I know it's petty, but there's just so many things that annoy me to no end now. 

The fact that our adoption fund was burned through moving us here. I see a lot of the peers I've known all my life now, with their kids. Tonight, my kid cousin announced his wife was pregnant. Every time I hear stuff like that, I die a little inside. My wife has to "stay positive" about it, but whenever she brings up our "future kids" it kills me a little inside. There's no plan to make it happen, it's not happening on some magical wish. 

Taking me off Active Duty was a huge cut in our income, and the job market here sucks. The GI Bill puts me in a higher income bracket than at least 30% of the county!

She used to always insist we say "I love you" before hanging up the phone, and would call me back if I forgot. Or before she went to bed. I used to think it was great, now it just annoys me. I sometimes don't even know if I feel that way anymore. I say it just to keep from having to discuss why I didn't say it.

She's gained a lot of weight and I'm not physically attracted to her like when we were dating. When I was deployed, she told me she had started walking to loose weight (might have helped with conceiving.) Came home, and she hadn't followed through. Got a gym membership up here, never used it. The lack of commitment to improving annoys me more than anything. There's always an excuse.

Even though I'm around my family, my support network is less than the base I was at. I'm still working on finding new friends. A mid-30s combat vet doesn't have a lot in common with your average college student or the guy that never left their hometown. All of my male friends left and will never come back. It's just how it is here, if you get educated you get out. 

I'm trying to find things to make me happy here, volunteering, hobbies, going above and beyond with my research projects. But, I'm an adrenaline junkie who's getting bored out of my mind. Self-discipline is about the only thing that's keeping me from tearing through the college girls. Not so much for an actual affair, just to do something exciting.

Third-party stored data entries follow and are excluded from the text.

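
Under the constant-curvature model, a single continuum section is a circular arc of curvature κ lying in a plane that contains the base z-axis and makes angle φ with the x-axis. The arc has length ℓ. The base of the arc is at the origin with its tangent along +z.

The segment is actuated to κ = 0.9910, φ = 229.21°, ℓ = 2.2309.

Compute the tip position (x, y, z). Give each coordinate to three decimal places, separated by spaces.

-1.053 -1.220 0.809

θ = κ·ℓ = 0.9910 × 2.2309 = 2.21082 rad
ρ = (1 − cos θ)/κ = (1 − -0.59722)/0.9910 = 1.61172
z = sin θ / κ = 0.80208/0.9910 = 0.80936
x = ρ cos φ = 1.61172 × cos(229.21°) = -1.05292
y = ρ sin φ = 1.61172 × sin(229.21°) = -1.22025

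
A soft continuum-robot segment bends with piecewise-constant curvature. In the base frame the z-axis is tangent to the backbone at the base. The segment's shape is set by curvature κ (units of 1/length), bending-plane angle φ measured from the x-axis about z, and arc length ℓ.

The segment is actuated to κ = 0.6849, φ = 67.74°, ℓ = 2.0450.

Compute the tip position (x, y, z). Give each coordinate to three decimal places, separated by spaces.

θ = κ·ℓ = 0.6849 × 2.0450 = 1.40062 rad
ρ = (1 − cos θ)/κ = (1 − 0.16936)/0.6849 = 1.21280
z = sin θ / κ = 0.98556/0.6849 = 1.43898
x = ρ cos φ = 1.21280 × cos(67.74°) = 0.45942
y = ρ sin φ = 1.21280 × sin(67.74°) = 1.12241

0.459 1.122 1.439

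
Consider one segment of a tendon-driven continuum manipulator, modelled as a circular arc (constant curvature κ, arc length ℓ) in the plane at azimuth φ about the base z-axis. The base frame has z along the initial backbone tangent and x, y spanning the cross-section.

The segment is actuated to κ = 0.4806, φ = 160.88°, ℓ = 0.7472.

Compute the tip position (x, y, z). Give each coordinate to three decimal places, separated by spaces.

-0.125 0.043 0.731

θ = κ·ℓ = 0.4806 × 0.7472 = 0.35910 rad
ρ = (1 − cos θ)/κ = (1 − 0.93621)/0.4806 = 0.13273
z = sin θ / κ = 0.35144/0.4806 = 0.73124
x = ρ cos φ = 0.13273 × cos(160.88°) = -0.12540
y = ρ sin φ = 0.13273 × sin(160.88°) = 0.04347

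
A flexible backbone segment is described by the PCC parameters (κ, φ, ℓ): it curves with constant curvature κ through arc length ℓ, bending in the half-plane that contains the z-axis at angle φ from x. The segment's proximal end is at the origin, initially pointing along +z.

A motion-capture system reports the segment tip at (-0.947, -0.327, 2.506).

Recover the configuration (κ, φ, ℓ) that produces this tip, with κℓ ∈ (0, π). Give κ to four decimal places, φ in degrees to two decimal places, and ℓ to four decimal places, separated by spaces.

0.2751 199.05 2.7650

ρ = √(x²+y²) = √(-0.947² + -0.327²) = 1.00187
φ = atan2(y, x) mod 360° = atan2(-0.327, -0.947) = 199.0498°
|p|² = ρ² + z² = 1.00187² + 2.506² = 7.28377
κ = 2ρ / |p|² = 2×1.00187 / 7.28377 = 0.27510
θ = 2·atan2(ρ, z) = 2·atan2(1.00187, 2.506) = 0.76065 rad
ℓ = θ/κ = 0.76065/0.27510 = 2.76502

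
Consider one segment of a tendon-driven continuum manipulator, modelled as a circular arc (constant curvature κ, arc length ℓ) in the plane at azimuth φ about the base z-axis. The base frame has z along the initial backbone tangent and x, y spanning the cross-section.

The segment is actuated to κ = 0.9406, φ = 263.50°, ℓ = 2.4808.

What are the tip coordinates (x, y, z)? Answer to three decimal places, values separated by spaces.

θ = κ·ℓ = 0.9406 × 2.4808 = 2.33344 rad
ρ = (1 − cos θ)/κ = (1 − -0.69084)/0.9406 = 1.79761
z = sin θ / κ = 0.72301/0.9406 = 0.76867
x = ρ cos φ = 1.79761 × cos(263.50°) = -0.20350
y = ρ sin φ = 1.79761 × sin(263.50°) = -1.78606

-0.203 -1.786 0.769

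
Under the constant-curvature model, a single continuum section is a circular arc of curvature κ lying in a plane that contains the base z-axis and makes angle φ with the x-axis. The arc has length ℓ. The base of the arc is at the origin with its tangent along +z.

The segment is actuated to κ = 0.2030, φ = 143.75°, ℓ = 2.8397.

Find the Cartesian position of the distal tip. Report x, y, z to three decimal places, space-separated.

θ = κ·ℓ = 0.2030 × 2.8397 = 0.57646 rad
ρ = (1 − cos θ)/κ = (1 − 0.83840)/0.2030 = 0.79607
z = sin θ / κ = 0.54506/0.2030 = 2.68502
x = ρ cos φ = 0.79607 × cos(143.75°) = -0.64199
y = ρ sin φ = 0.79607 × sin(143.75°) = 0.47072

-0.642 0.471 2.685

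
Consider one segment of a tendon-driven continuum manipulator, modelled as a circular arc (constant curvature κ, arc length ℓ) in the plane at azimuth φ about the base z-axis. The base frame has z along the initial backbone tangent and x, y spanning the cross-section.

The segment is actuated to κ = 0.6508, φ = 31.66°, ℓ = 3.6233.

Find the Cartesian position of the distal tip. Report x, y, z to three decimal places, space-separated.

θ = κ·ℓ = 0.6508 × 3.6233 = 2.35804 rad
ρ = (1 − cos θ)/κ = (1 − -0.70841)/0.6508 = 2.62510
z = sin θ / κ = 0.70580/0.6508 = 1.08451
x = ρ cos φ = 2.62510 × cos(31.66°) = 2.23442
y = ρ sin φ = 2.62510 × sin(31.66°) = 1.37785

2.234 1.378 1.085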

A couple weeks ago, we had an argument. I was really ticked off, and went on a run to cool off. Came back, and she'd packed a bag to leave. She decided to stay, and we talked things out. Since then, I'm just more ambivalent to her than anything else. She keeps insisting that she's not going to leave now. My marriage was the only thing in my life that didn't have a "Plan B." Now, I'm setting up a "parachute plan" in case I need it.

All I can think about is, I'm middle-aged, I'm no longer attracted to my wife, kids are fading out of the equation. Is my future really going to be lying about "I love you" while watching TV on the couch every evening?

Just hoping someone can understand what I'm feeling.


----------



## COfan (Oct 4, 2012)

First, let me say, "thank you" for your service to our country.

You didn't mention how long you've been married, but it's possible you two are just in a rut. Maybe you need to go to MC. It can really help with communication, getting _stuff_ out in the open and then being able to work on it with the counselor's guidance. I've been married for 33 yrs, and I can tell you, without a doubt, feelings come and go in a marriage. Working on your issues and working through them together really can bring about changes that enrich your marriage. The "feelings" will follow. Have you thought about having a set "date night"? (Even though you don't feel super attracted to her right now) Try doing things you did when you were dating. Take a dance class together, go for a bike ride and stop for a picnic along the way, take up cooking together, go for a walk every night after dinner and hold hands, enroll in a class together at the local college, plan a weekend getaway or just an overnight, go to a park and fly a kite, read the same book and have your own book club over coffee. I think you get the idea. Bring some fun and togetherness back into your relationship. A marriage takes work..but the payoff is worth it. Hope this gives you some encouragement!


----------